Kode SLKI: L.08066 (Tingkat Nyeri) dan L.06121 (Fungsi Pendengaran)
Deskripsi : Standar Luaran Keperawatan Indonesia (SLKI) untuk diagnosis Nyeri Akut adalah Tingkat Nyeri (L.08066). Luaran ini didefinisikan sebagai persepsi individu terhadap pengalaman sensorik dan emosional yang tidak menyenangkan akibat kerusakan jaringan. Indikator yang diharapkan menurun meliputi: keluhan nyeri (skala 1-5, dari berat ke ringan), ekspresi wajah meringis, sikap protektif (menjaga area nyeri), gelisah, dan perubahan tanda vital (seperti peningkatan nadi atau tekanan darah). Kriteria keberhasilan intervensi adalah tercapainya skala nyeri yang lebih rendah, pasien mampu mengidentifikasi faktor pencetus dan cara mengatasinya, serta mampu melaporkan rasa nyaman. Indikator spesifik yang diukur meliputi: kemampuan melaporkan nyeri secara verbal, frekuensi episode nyeri, dan penggunaan analgesik.
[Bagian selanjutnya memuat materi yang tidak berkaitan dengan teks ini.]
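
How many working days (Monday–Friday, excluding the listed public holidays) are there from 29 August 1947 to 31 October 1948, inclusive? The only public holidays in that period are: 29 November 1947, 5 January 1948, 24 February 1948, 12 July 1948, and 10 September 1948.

302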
Untuk diagnosis Gangguan Persepsi Sensori: Pendengaran, luaran yang ditetapkan adalah Fungsi Pendengaran (L.06121). Luaran ini didefinisikan sebagai kemampuan untuk menerima, membedakan, dan merespons rangsangan pendengaran. Indikator yang diharapkan meningkat meliputi: kemampuan mendeteksi suara (misalnya, suara percakapan, bel pintu), kemampuan membedakan sumber suara, kemampuan merespons panggilan, dan tidak adanya perilaku yang menunjukkan kebingungan akibat kurang dengar (misalnya, sering meminta mengulang, volume TV tinggi). Kriteria keberhasilan adalah pasien atau keluarga mampu menyebutkan keterbatasan pendengaran, menggunakan alat bantu dengar jika diperlukan, dan mampu berkomunikasi secara efektif dengan metode alternatif (seperti bahasa isyarat atau tulisan). Kedua luaran ini harus dievaluasi secara berkala, misalnya setiap shift atau setiap hari, untuk menilai efektivitas intervensi keperawatan. Pada kasus Ny. EW, target luaran yang realistis adalah penurunan skala nyeri dari yang dilaporkan (misalnya, skala 6/10 menjadi 3/10) dalam 1x24 jam setelah intervensi, dan peningkatan fungsi pendengaran pada telinga kanan dalam 3x24 jam (setelah penanganan medis seperti pemberian obat atau tindakan THT). Perawat harus mendokumentasikan perkembangan setiap indikator untuk memastikan perawatan yang berkesinambungan dan berbasis bukti.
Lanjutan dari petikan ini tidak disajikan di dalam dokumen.